And their rhetoric implies strongly that either you have an exit strategy or you're stuck in a quagmire. They're trying to pretend that it's one or the other. But in fact there's a lot of territory between those two extreme situations, and our best course for the future can be found between them.

If you think that once an "exit strategy" has been completed that the only remaining US government employees will be embassy staff and a handful of Marine guards at the embassy, then we do not have and will not have an exit strategy for the next few decades, and any attempt to implement any such plan sooner would be disastrous.

This same lot has had a tendency to intone about Santayana's observation regarding learning from the past to avoid repeating its mistakes, after which they allude to the only war that the United States had ever fought before this one: VietNam. (Listening to them, one might think that we had never engaged in any other. That's certainly what they'd like us to believe, since VietNam is the only war we Americans generally acknowledge as having lost. The historic analysis is nothing like that straightforward, but that's not really important. Those opposing our current policies want to convince us that we're losing this time, too, and that's a lot easier if they can make us all think in defeatist terms.)
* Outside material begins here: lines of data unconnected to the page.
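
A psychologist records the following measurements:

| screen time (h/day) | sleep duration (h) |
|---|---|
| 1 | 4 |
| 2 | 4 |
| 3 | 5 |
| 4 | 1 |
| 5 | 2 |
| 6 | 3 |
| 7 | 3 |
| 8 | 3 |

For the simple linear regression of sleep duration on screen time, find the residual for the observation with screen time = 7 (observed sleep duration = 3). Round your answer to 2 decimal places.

0.38

n = 8, Σx = 36, Σy = 25, Σxy = 104, Σx² = 204
Sxx = Σx² − (Σx)²/n = 204 − 162 = 42
Sxy = Σxy − (Σx)(Σy)/n = 104 − 112.5 = -8.5
b = Sxy/Sxx = -8.5/42 = -0.202381
a = ȳ − b·x̄ = 3.125 − (-0.202381)·4.5 = 4.035714
ŷ(7) = 4.035714 + (-0.202381)·7 = 2.619048
residual = y − ŷ = 3 − 2.619048 = 0.380952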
One of the problems with Santayana's "lessons of history" is learning the right lessons, and part of that is figuring out which ones actually apply. If you use the wrong one, you'll go astray. VietNam isn't the right one with regard to our involvement in Iraq.

Versailles is the right lesson. Our experience in Europe between 1915 and 1965 is the right lesson. And those who have been trying to focus attention on VietNam are trying to make us repeat the mistake of Versailles.

After revelation of the contents of the Zimmerman telegram in 1917, the mood in America changed. America committed its troops to war in Europe, along side the French and British. Having gotten involved late, when everyone else had fought themselves into exhaustion, and after it had become clear to everyone that human waves were suicide, the American doughboys didn't suffer the kind of casualties that our allies (and enemies) did. But our troops saw a lot of heavy fighting, and we did lose about 275 thousand casualties, of which about 68 thousand were killed.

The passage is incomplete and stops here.